Que pensez-vous de l'organisation de l'Etat et des administrations en France ? De quelle manière cette organisation devrait-elle évoluer ?
Cette organisation est trop centralisée; elle devrait évoluer vers un système très décentralisé, si possible fédéral.
Selon vous, l'Etat doit-il aujourd'hui transférer de nouvelles missions aux collectivités territoriales ?
Oui
Si oui, lesquelles ?
L'essentiel des compétences non régaliennes. Mais il faut d'abord que ces territoires soient identitairement légitimes, et géographiquement et économiquement satisfaisants, ce qui n'est pas le cas de la carte des grandes régions de 2015.
Estimez-vous avoir accès aux services publics dont vous avez besoin ?
Non
Si non, quels types de services publics vous manquent dans votre territoire et qu'il est nécessaire de renforcer ?
Les services de décision relatifs au territoire alsacien, dont une partie a été transférée hors de l'Alsace à cause de la fusion forcée des régions. En particulier, Strasbourg a subi un fort déclassement de ses fonctions métropolitaines.
Comment l'Etat et les collectivités territoriales peuvent-ils s'améliorer pour mieux répondre aux défis de nos territoires les plus en difficulté ?
Par une décentralisation des compétences de l'Etat; et surtout par une réduction de la taille des entités administratives et une recherche d'homogénéisation de leurs caractéristiques. Plus un territoire administratif est vaste, plus il risque d'être hétérogène, plus ses secteurs en difficulté seront difficiles à individualiser (ne serait-ce que statistiquement); plus certains de ses élus seront éloignés des zones en difficulté , seront ignorants de ces difficultés, ou auront des priorités différentes à résoudre.
Y a-t-il d'autres points sur l'organisation de l'Etat et des services publics sur lesquels vous souhaiteriez vous exprimer ?
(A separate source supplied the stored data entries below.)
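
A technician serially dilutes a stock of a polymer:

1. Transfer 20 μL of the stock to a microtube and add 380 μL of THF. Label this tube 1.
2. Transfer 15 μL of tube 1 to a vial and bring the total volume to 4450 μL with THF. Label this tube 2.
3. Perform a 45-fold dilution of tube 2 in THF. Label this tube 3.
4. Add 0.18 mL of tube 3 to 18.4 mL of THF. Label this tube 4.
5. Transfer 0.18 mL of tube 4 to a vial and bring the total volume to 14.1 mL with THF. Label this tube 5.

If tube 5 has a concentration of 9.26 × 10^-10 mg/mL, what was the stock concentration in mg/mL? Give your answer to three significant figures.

2.00 mg/mL

Step 1: 20 μL + 380 μL = 400 μL total → factor 400/20 = 20
Step 2: 15 μL brought to 4450 μL → factor 4450/15 = 296.67
Step 3: 45-fold → factor 45
Step 4: 0.18 mL + 18.4 mL = 18.58 mL total → factor 18.58/0.18 = 103.22
Step 5: 0.18 mL brought to 14.1 mL → factor 14.1/0.18 = 78.333
Overall dilution factor = 20 × 296.67 × 45 × 103.22 × 78.333 = 2.1589 × 10^9
Stock = 9.26 × 10^-10 mg/mL × 2.1589 × 10^9 = 2.00 mg/mL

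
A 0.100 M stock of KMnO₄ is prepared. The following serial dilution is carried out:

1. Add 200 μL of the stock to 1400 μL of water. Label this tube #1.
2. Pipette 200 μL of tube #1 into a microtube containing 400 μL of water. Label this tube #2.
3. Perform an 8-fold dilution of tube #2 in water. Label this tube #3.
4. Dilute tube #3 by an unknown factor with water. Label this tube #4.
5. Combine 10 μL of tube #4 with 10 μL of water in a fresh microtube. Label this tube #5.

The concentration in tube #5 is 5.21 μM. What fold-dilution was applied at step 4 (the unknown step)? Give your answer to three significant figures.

Step 1: 200 μL + 1400 μL = 1600 μL total → factor 1600/200 = 8
Step 2: 200 μL + 400 μL = 600 μL total → factor 600/200 = 3
Step 3: 8-fold → factor 8
Step 4: unknown factor x
Step 5: 10 μL + 10 μL = 20 μL total → factor 20/10 = 2
Product of known-step factors = 384
Overall factor = 0.100 M / (5.21 μM) = 19194
x = 19194 / 384 = 50.0

50.0-fold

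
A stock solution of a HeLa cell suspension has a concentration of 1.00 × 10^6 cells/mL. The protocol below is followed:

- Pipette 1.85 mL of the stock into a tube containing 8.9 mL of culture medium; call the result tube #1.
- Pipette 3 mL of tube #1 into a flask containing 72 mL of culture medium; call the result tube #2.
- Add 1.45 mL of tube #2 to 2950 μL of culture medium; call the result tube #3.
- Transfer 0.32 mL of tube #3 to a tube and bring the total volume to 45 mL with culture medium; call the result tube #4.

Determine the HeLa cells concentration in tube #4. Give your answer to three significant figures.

Step 1: 1.85 mL + 8.9 mL = 10.75 mL total → factor 10.75/1.85 = 5.8108
Step 2: 3 mL + 72 mL = 75 mL total → factor 75/3 = 25
Step 3: 1.45 mL + 2950 μL = 4.4 mL total → factor 4.4/1.45 = 3.0345
Step 4: 0.32 mL brought to 45 mL → factor 45/0.32 = 140.62
Overall dilution factor = 5.8108 × 25 × 3.0345 × 140.62 = 61990
Final = 1.00 × 10^6 cells/mL / 61990 = 16.1 cells/mL

16.1 cells/mL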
La remise à plat de la réforme territoriale de 2015 est indispensable. La fixation par les seules autorités centrales de la carte territoriale est un déni d'identité et un déni de démocratie, inadmissibles dans une démocratie ""occidentale"". La région Grand Est est l'exemple extrême d'un territoire injustifiable géographiquement, économiquement et culturellement, et qui a été imposé au mépris de la volonté de ses habitants. La CEA ne règle en rien la ""question alsacienne"", puisque la demande principale d'une très forte majorité des Alsaciens (plus de 80%), qui est la sortie complète du Grand Est, a été refusée par principe par l'exécutif national. Un référendum alsacien portant sur l'appartenance au Grand Est et sur la transformation éventuelle de la CEA en Région Alsace doit être prévu dans un délai raisonnable, par exemple à l'issue de la première mandature de la CEA. Le statut de la CEA doit donc explicitement contenir une possibilité d'évolution institutionnelle, et notamment de pouvoir organiser ce référendum dans un délai prévu à l'avance. Ne pas se faire d'illusions: avec ou sans CEA, le Grand Est est et restera illégitime, n'ayant jamais été validé démocratiquement par les Alsaciens. Si les autorités centrales étatiques persistent à considérer la région Grand Est comme définitive et à empêcher les Alsaciens d'obtenir démocratiquement un statut territorial correspondant à leur volonté, l'autonomisme alsacien deviendra le seul moyen politique d'échapper à cette mise sous tutelle administrative de l'Alsace. En enfermant l'Alsace dans un ""grand Bassin Parisien oriental"", en niant les caractéristiques particulières rhénanes de sa culture, de sa géographie et de ses relations de voisinage, la grande région rend impossible la survie de ces caractéristiques particulières à moyen terme. La propagande grand-régionale systématique en faveur d'une identité commune grandestienne est logiquement considérée en Alsace comme une volonté délibérée d'éradiquer toute conscience identitaire alsacienne: aucune compromission ne peut être possible avec ce territoire artificiel. Seule sa disparition à l'aide d'un moyen incontestablement démocratique, un référendum alsacien, règlera définitivement la ""question alsacienne"".